Unlike those who simply passed by, the Gospel says that Jesus stopped and asked what was happening. “What is happening here?” “Who is making noise?” He stopped when someone cried out to him. Jesus singled him out from the nameless crowd and got involved in his life. And far from ordering him to keep quiet, he asked him, “Tell me, what do you want me to do for you?” Jesus didn’t have to show that he was different, somehow apart, and he didn’t give the beggar a sermon; he didn’t decide whether Bartimaeus was worthy or not before speaking to him. He simply asked him a question, looked at him and sought to come into his life, to share his lot. And by doing this he gradually restored the man’s lost dignity, the man who was on the side of the path and blind; Jesus included him. Far from looking down on him, Jesus was moved to identify with the man’s problems and thus to show the transforming power of mercy. There can be no compassion – and I mean compassion and not pity – without stopping. If you do not stop, you do not suffer with him, you do not have divine compassion.
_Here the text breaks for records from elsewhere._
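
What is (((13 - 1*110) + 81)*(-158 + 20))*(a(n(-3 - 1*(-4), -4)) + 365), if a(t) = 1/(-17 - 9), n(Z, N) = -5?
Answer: 10475856/13 ≈ 8.0584e+5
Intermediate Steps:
a(t) = -1/26 (a(t) = 1/(-26) = -1/26)
(((13 - 1*110) + 81)*(-158 + 20))*(a(n(-3 - 1*(-4), -4)) + 365) = (((13 - 1*110) + 81)*(-158 + 20))*(-1/26 + 365) = (((13 - 110) + 81)*(-138))*(9489/26) = ((-97 + 81)*(-138))*(9489/26) = -16*(-138)*(9489/26) = 2208*(9489/26) = 10475856/13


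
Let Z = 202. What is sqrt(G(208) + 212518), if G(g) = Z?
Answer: 4*sqrt(13295) ≈ 461.22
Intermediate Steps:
G(g) = 202
sqrt(G(208) + 212518) = sqrt(202 + 212518) = sqrt(212720) = 4*sqrt(13295)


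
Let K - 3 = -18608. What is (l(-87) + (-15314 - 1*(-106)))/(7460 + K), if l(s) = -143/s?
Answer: 1322953/969615 ≈ 1.3644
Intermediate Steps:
K = -18605 (K = 3 - 18608 = -18605)
(l(-87) + (-15314 - 1*(-106)))/(7460 + K) = (-143/(-87) + (-15314 - 1*(-106)))/(7460 - 18605) = (-143*(-1/87) + (-15314 + 106))/(-11145) = (143/87 - 15208)*(-1/11145) = -1322953/87*(-1/11145) = 1322953/969615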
There is no “com-passion” that does not listen and show solidarity with the other. Compassion is not about zapping, it is not about silencing pain, it is about the logic of love, of suffering with. A logic, a way of thinking and feeling, which is not grounded in fear but in the freedom born of love and of desire to put the good of others before all else. A logic born of not being afraid to draw near to the pain of our people. Even if often this means no more than standing at their side and praying with them.
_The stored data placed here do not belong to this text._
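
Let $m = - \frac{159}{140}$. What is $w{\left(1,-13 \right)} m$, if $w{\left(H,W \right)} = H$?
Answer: $- \frac{159}{140} \approx -1.1357$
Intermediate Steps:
$m = - \frac{159}{140}$ ($m = \left(-159\right) \frac{1}{140} = - \frac{159}{140} \approx -1.1357$)
$w{\left(1,-13 \right)} m = 1 \left(- \frac{159}{140}\right) = - \frac{159}{140}$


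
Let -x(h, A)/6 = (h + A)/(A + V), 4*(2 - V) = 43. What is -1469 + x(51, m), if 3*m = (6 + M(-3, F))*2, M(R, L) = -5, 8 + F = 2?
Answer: -138773/97 ≈ -1430.6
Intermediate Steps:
V = -35/4 (V = 2 - 1/4*43 = 2 - 43/4 = -35/4 ≈ -8.7500)
F = -6 (F = -8 + 2 = -6)
m = 2/3 (m = ((6 - 5)*2)/3 = (1*2)/3 = (1/3)*2 = 2/3 ≈ 0.66667)
x(h, A) = -6*(A + h)/(-35/4 + A) (x(h, A) = -6*(h + A)/(A - 35/4) = -6*(A + h)/(-35/4 + A))
-1469 + x(51, m) = -1469 + 24*(-1*2/3 - 1*51)/(-35 + 4*(2/3)) = -1469 + 24*(-2/3 - 51)/(-35 + 8/3) = -1469 + 24*(-155/3)/(-97/3) = -1469 + 24*(-3/97)*(-155/3) = -1469 + 3720/97 = -138773/97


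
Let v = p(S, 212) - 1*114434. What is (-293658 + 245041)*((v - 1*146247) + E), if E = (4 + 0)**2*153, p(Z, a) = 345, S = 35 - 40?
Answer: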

This is the logic of discipleship, it is what the Holy Spirit does with us and in us. We are witnesses of this. One day Jesus saw us on the side of the road, wallowing in our own pain and misery, our indifference. Each one knows his or her past. He did not close his ear to our cries. He stopped, drew near and asked what he could do for us. And thanks to many witnesses, who told us, “Take heart; get up”, gradually we experienced this merciful love, this transforming love, which enabled us to see the light. We are witnesses not of an ideology, of a recipe, of a particular theology. We are not witnesses of that. We are witnesses to the healing and merciful love of Jesus. We are witnesses of his working in the lives of our communities.

And this is the pedagogy of the Master, this is the pedagogy which God uses with his people. It leads us to passing from distracted zapping to the point where we can say to others: “Take heart; get up. The Master is calling you” (Mk 10:49). Not so that we can be special, not so that we can be better than others, not so that we can be God’s functionaries, but only because we are grateful witnesses to the mercy which changed us. When we live like this, there is joy and delight, and we can identify ourselves with the testimony given by the religious sister who made her own Saint Augustine’s counsel, “Sing and walk”. This is the joy that comes from witnessing to the mercy that transforms.
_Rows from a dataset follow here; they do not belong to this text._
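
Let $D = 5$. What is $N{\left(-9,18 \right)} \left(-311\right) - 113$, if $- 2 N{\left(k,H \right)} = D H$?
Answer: $13882$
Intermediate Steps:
$N{\left(k,H \right)} = - \frac{5 H}{2}$
$N{\left(-9,18 \right)} \left(-311\right) - 113 = \left(- \frac{5}{2}\right) 18 \left(-311\right) - 113 = \left(-45\right) \left(-311\right) - 113 = 13995 - 113 = 13882$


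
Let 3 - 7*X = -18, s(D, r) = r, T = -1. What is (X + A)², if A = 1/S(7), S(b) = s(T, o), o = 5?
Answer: 256/25 ≈ 10.240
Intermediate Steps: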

On this journey we are not alone. We help one another by our example and by our prayers. We are surrounded by a cloud of witnesses (cf. Heb 12:1). Let us think of Blessed Nazaria Ignacia de Santa Teresa de Jesús, who dedicated her life to the proclamation of God’s Kingdom through her care for the aged, her “kettle of the poor” for the hungry, her homes for orphaned children, her hospitals for wounded soldiers and her creation of a women’s trade union to promote the welfare of women. Let us also think of Venerable Virginia Blanco Tardío, who was completely dedicated to the evangelization and care of the poor and the sick. These women, and so many other anonymous persons, from the crowd, from the ones like us who follow Jesus, are an encouragement on our journey. That cloud of witnesses! May we press forward with the help and cooperation of all. For the Lord wants to use us to make his light reach to every corner of our world. Go forward, sing and walk. And while you do this, please, pray for me as I need it. Thank you.